Watching Agnès Varda’s trash-obsessed documentary The Gleaners & I was like gazing into a time-traveling mirror, back to where my mind was in the early 2000s. The French New Wave innovator gushes early in the film about the affordability & portability of digital camcorder technology. She addresses the significant overlap between trash & art and how the excess of capitalist runoff is reabsorbed as a kind of Natural bounty that can be harvested for sustenance. She dumpster dives with French crust punks, tickles herself with silly puns, and (no joke) fucking raps about the politics of trash in a key montage of broken televisions. The only component of Trash Trash Trash missing from this prophetic vision is the finger-painted hazmat suits, but I must admit I was so overwhelmed by the other similarities that I may have missed them. The punkest thing about all this philosophical overlap is that she not only beat us to it, but she did so in her 70s, not as some idealistic college student.

In a way, The Gleaners & I is more of an essay film than it is a traditional documentary. The thesis Varda posits is that modern trash-digging (whether for found art objects, rescued furniture, “expired” food, or otherwise) is just a natural extension of ancient traditions of harvesting. French law allows for people to collect left-behind fruits & vegetables after farmers’ proper harvest season, so that left-behind food does not go to waste. It’s a long-established (and traditionally feminine) practice known as “gleaning.” Varda documents the myriad of ways the practice of gleaning has evolved in modern life. She interviews the few (largely destitute) communities who still glean in a tradition sense, the farmers who either encourage or deliberately hinder their activity, lawyers who protect its legality, and so on. Once she extends these interviews to the homeless people, crust punks, and artistic weirdos who dig through urban garbage for their own modernized form of gleaning (as well as interrogating her own impulses to rescue found objects from the trash) the political point she’s laying out about modern capitalist excess becomes more esoteric & philosophical, but also much more distinct & cinematic.

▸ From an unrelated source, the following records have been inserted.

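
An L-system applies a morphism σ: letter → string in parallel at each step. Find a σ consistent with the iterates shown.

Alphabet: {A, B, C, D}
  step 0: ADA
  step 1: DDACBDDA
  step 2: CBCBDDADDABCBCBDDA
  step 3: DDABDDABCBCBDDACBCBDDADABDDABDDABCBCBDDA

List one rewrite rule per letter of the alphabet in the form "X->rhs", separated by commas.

  step 2 ⇒ step 3: CBCBDDADDABCBCBDDA ⇒ D·DAB·D·DAB·CB·CB·DDA·CB·CB·DDA·DAB·D·DAB·D·DAB·CB·CB·DDA
    A ↦ DDA
    B ↦ DAB
    C ↦ D
    D ↦ CB

A->DDA, B->DAB, C->D, D->CB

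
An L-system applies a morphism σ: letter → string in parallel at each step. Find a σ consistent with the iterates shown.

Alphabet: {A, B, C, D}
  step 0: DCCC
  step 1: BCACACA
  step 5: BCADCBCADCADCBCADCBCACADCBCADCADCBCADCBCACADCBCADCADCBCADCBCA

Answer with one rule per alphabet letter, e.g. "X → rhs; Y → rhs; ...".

  step 0 ⇒ step 1: DCCC ⇒ B·CA·CA·CA
    C ↦ CA
    D ↦ B
    A ↦ DC  (constrained at step 1)
    B ↦ D  (constrained at step 1)

A->DC, B->D, C->CA, D->B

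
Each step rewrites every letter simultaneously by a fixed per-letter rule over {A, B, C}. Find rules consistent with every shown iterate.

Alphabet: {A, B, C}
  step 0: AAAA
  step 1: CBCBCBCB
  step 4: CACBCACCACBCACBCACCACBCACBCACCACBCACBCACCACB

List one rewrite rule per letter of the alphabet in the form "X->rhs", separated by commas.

A->CB, B->C, C->CA

  step 0 ⇒ step 1: AAAA ⇒ CB·CB·CB·CB
    A ↦ CB
    B ↦ C  (constrained at step 1)
    C ↦ CA  (constrained at step 1)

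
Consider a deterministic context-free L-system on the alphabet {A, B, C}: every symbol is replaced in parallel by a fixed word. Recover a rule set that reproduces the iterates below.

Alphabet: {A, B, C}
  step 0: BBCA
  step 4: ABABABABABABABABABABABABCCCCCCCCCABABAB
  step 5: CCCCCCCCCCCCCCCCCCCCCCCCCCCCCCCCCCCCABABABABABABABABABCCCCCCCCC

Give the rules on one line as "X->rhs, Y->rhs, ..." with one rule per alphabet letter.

A->C, B->CC, C->AB

  step 4 ⇒ step 5: ABABABABABABABABABABABABCCCCCCCCCABABAB ⇒ C·CC·C·CC·C·CC·C·CC·C·CC·C·CC·C·CC·C·CC·C·CC·C·CC·C·CC·C·CC·AB·AB·AB·AB·AB·AB·AB·AB·AB·C·CC·C·CC·C·CC
    A ↦ C
    B ↦ CC
    C ↦ AB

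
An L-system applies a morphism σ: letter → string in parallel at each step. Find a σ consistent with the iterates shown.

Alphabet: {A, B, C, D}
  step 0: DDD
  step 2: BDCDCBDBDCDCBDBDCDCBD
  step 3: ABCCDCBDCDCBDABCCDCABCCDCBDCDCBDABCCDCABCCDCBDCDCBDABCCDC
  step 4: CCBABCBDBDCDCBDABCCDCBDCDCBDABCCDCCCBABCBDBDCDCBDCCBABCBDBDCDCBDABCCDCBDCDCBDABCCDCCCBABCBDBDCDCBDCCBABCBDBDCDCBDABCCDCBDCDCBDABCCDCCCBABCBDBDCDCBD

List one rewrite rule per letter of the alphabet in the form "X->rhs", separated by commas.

  step 3 ⇒ step 4: ABCCDCBDCDCBDABCCDCABCCDCBDCDCBDABCCDCABCCDCBDCDCBDABCCDC ⇒ CCB·ABC·BD·BD·CDC·BD·ABC·CDC·BD·CDC·BD·ABC·CDC·CCB·ABC·BD·BD·CDC·BD·CCB·ABC·BD·BD·CDC·BD·ABC·CDC·BD·CDC·BD·ABC·CDC·CCB·ABC·BD·BD·CDC·BD·CCB·ABC·BD·BD·CDC·BD·ABC·CDC·BD·CDC·BD·ABC·CDC·CCB·ABC·BD·BD·CDC·BD
    A ↦ CCB
    B ↦ ABC
    C ↦ BD
    D ↦ CDC

A->CCB, B->ABC, C->BD, D->CDC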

Varda’s recent Oscar-nominated Faces Places is a great reminder that she’s still a playfully subversive political mind who can deliver high caliber cinema without any of the fussy snobbery associated with the art form. I loved being introduced to her aesthetic through that endearing work, but its D.I.Y. punk ancestor The Gleaners & I hit me much closer to my heart. I can’t believe that there was this succinct of a summation of my personal philosophies as a silly-ass, trash-obsessed punk idealist in my youth floating around in the ether and I completely missed it until now. I went into The Gleaners & I respecting Varda as a kind of mascot for unfussy, D.I.Y cinema with a genuine subversive streak, but left it believing her to be more of a kindred spirit, someone who truly gets what it means to live among the capitalist refuse of this trash island Earth. I’m too much in awe of her very existence to say much more.